Medyen halkıyla ve Şuayb’la ilgili bilgileri özetlersek:
- Şuayb resuldür. Ona iman eden ve onun liderliğinde hareket eden organize bir topluluğun başkanıdır. Korumaları vardır. Medyen halkı onun korumalarından çekinmektedirler.
- Medyen halkında ticari hileler rutin hale gelmiştir. Ödenen miktarda, teslim edilen malda azaltmalar yapmak doğru olarak görülmektedir. Şuayb ve topluluğu ise bu hileleri yapmadan ticaret yapıyorlardı. Bunu da iyi bir rızıkla rızıklandırıldığını ifade etmesinden anlıyoruz. Kavmi ise onun yanlış olduğunu söylerken Şuayb da kavminin yanlış olduğunu söylemektedir. Şuayb’ın salatı toplantılarıdır. Toplantılarda alınan kararlar ticari hileleri yapmayı yasaklamakta ve Şuayb’a gönderilene iman edenler bu yasaklara uymaktadırlar. Ayetlerde Şuayb onların amelleri ile kendi amelini ayırarak onların hilelerini yapmadığını ifade etmektedir.

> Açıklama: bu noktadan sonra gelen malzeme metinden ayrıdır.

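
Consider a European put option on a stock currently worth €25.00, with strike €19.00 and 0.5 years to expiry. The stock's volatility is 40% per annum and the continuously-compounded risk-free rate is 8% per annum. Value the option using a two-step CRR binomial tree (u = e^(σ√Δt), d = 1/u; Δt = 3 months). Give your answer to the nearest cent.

CRR parameters: u = e^(σ√Δt) = e^(0.4·√0.25) = 1.2214, d = 1/u = 0.8187
Per-period rate: rΔt = 0.08·0.25 = 0.02, so R = e^0.02 = 1.0202
Risk-neutral probability p = (e^0.02 − 0.8187)/(1.2214 − 0.8187) = 0.2015/0.4027 = 0.5003
Terminal stock prices: S_uu = 37.3, S_ud = 25, S_dd = 16.76
Terminal payoffs (K − S): max(-18.3, 0) = 0, max(-6, 0) = 0, max(2.242, 0) = 2.242
Node u (S = 30.54): V_u = e^(−0.02)·[0.5003·0.0000 + 0.4997·0.0000] = 0.0000
Node d (S = 20.47): V_d = e^(−0.02)·[0.5003·0.0000 + 0.4997·2.2420] = 1.0981
Node 0 (S = 25): V_0 = e^(−0.02)·[0.5003·0.0000 + 0.4997·1.0981] = 0.5378

€0.54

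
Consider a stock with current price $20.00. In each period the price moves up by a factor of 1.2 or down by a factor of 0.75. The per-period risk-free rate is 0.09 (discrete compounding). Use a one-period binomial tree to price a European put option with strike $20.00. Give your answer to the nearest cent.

$1.12

Risk-neutral probability p = (1 + 0.09 − 0.75)/(1.2 − 0.75) = 0.3400/0.4500 = 0.7556
Terminal stock prices: S_u = 24, S_d = 15
Terminal payoffs (K − S): max(-4, 0) = 0, max(5, 0) = 5
Node 0 (S = 20): V_0 = 1/1.09·[0.7556·0.0000 + 0.2444·5.0000] = 1.1213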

- Kavmi Şuayb’ın milletleri içine dönmesini istemektedir. Millet demek bugünkü ulus demek değildir. Birinci bâbdan مَلٌّ mastarı yazılı olarak kaydetmesi için sözü birisine nakletmek, kitaptan onun okuması veya hatırlatması için hazırlamak, başkasına işittirmek için yüksek sesle söylemek, sözü açık ve net bir şekilde iletip kitaba yazılmasını sağlamak manasındadır. Bu mastar manasından iletilen söz manasında مِلَّةٌ ıstılahi olarak murad edilen bir iş için dikte edilen yazılı kelam, şeriat ve kurallar ve kuralların uygulanış şekli ve öncekilerden miras kalan düzen manasında “inanç ve kurallar” anlamında isimdir. Kavmin istediği şey Şuayb’ın geçmişten beri uyguladıkları kurallara uyması, onun da ticari hileleri yapmasıdır. Şuayb ise kavim içinde çok yaygın olan bu durumu önleyememekte, kendisinin gücü yettiğince ıslah etmeye çalıştığını söylemektedir.

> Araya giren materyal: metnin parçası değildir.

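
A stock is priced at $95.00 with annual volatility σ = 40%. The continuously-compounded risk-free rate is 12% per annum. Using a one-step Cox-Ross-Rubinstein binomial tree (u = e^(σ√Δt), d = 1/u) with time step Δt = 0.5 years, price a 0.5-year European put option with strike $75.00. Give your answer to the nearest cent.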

- Kavmin ileri gelenleri halka seslenmekte, Şuayb’a uyarsa zarar edeceklerini söylemektedirler. Ticari hilelerle kârlarına kâr kattıklarını düşünmekte, Şuayb’ın dürüst ticaretinin zarara neden olacağını söylemektedirler. Sonuçta deprem ile mal varlıklarını kaybetmiş ve zarara uğrayanlar olmuşlardır. Sanki orada hiç zengin olmamış gibi olmuşlardır.

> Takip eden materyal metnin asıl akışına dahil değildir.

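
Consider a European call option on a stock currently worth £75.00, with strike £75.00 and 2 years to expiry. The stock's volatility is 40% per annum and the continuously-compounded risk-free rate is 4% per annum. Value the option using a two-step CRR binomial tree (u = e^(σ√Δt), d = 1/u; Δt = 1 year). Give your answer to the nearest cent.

£17.26

CRR parameters: u = e^(σ√Δt) = e^(0.4·√1) = 1.4918, d = 1/u = 0.6703
Per-period rate: rΔt = 0.04·1 = 0.04, so R = e^0.04 = 1.0408
Risk-neutral probability p = (e^0.04 − 0.6703)/(1.4918 − 0.6703) = 0.3705/0.8215 = 0.4510
Terminal stock prices: S_uu = 166.9, S_ud = 75, S_dd = 33.7
Terminal payoffs (S − K): max(91.92, 0) = 91.92, max(0, 0) = 0, max(-41.3, 0) = 0
Node u (S = 111.9): V_u = e^(−0.04)·[0.4510·91.9156 + 0.5490·0.0000] = 39.8276
Node d (S = 50.27): V_d = e^(−0.04)·[0.4510·0.0000 + 0.5490·0.0000] = 0.0000
Node 0 (S = 75): V_0 = e^(−0.04)·[0.4510·39.8276 + 0.5490·0.0000] = 17.2576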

- Allah’ın bakiyyesi kavramı önemlidir. Dürüst ticaretle elde edilen kâr bu şekilde isimlendirilmiştir. Şuayb ve ona uyanlar Allah’ın bakiyyesi ile ticaret yapmaktadırlar ve bununla rızıklanmaktadırlar.
- Kavmi Şuayb’ı kişilik olarak takdir etmektedir. Olgun ve yumuşak huylu olduğunu söylemektedirler. Ancak bu vasfının onlara etki etmediğini söylemiş olmaktadırlar. Despot ve güç sahibi birisi olsaydı onun korkusuyla dediklerini yapacaklardı. Şuayb’ı zayıf olarak görmektedirler. Bugünkü durumu da çok güzel ifade etmektedir. Akevler hep zayıf görülmektedir. Arkasında güçlü oy potansiyeli olmadığı ve çoğunluk demokrasisini benimseyip buna ibadet etmediği için Akevler ciddiye alınmamaktadır. Akevler’deki kişilerin iyi huylu insanlar olmalarına rağmen nasıl böyle akılsızca işler yaptığını söylemektedirler. Mevcut cari sistem içinde başarıları başarı olarak görmekte, Akevler’in akılsızca, saçma sapan işlerle uğraştığını söylemektedirler. Oysa mevcut sistem çökmektedir ve bu sistem içinde başarılı olduklarını düşünenler, malları biriktirenler zararlara uğrayacaklardır.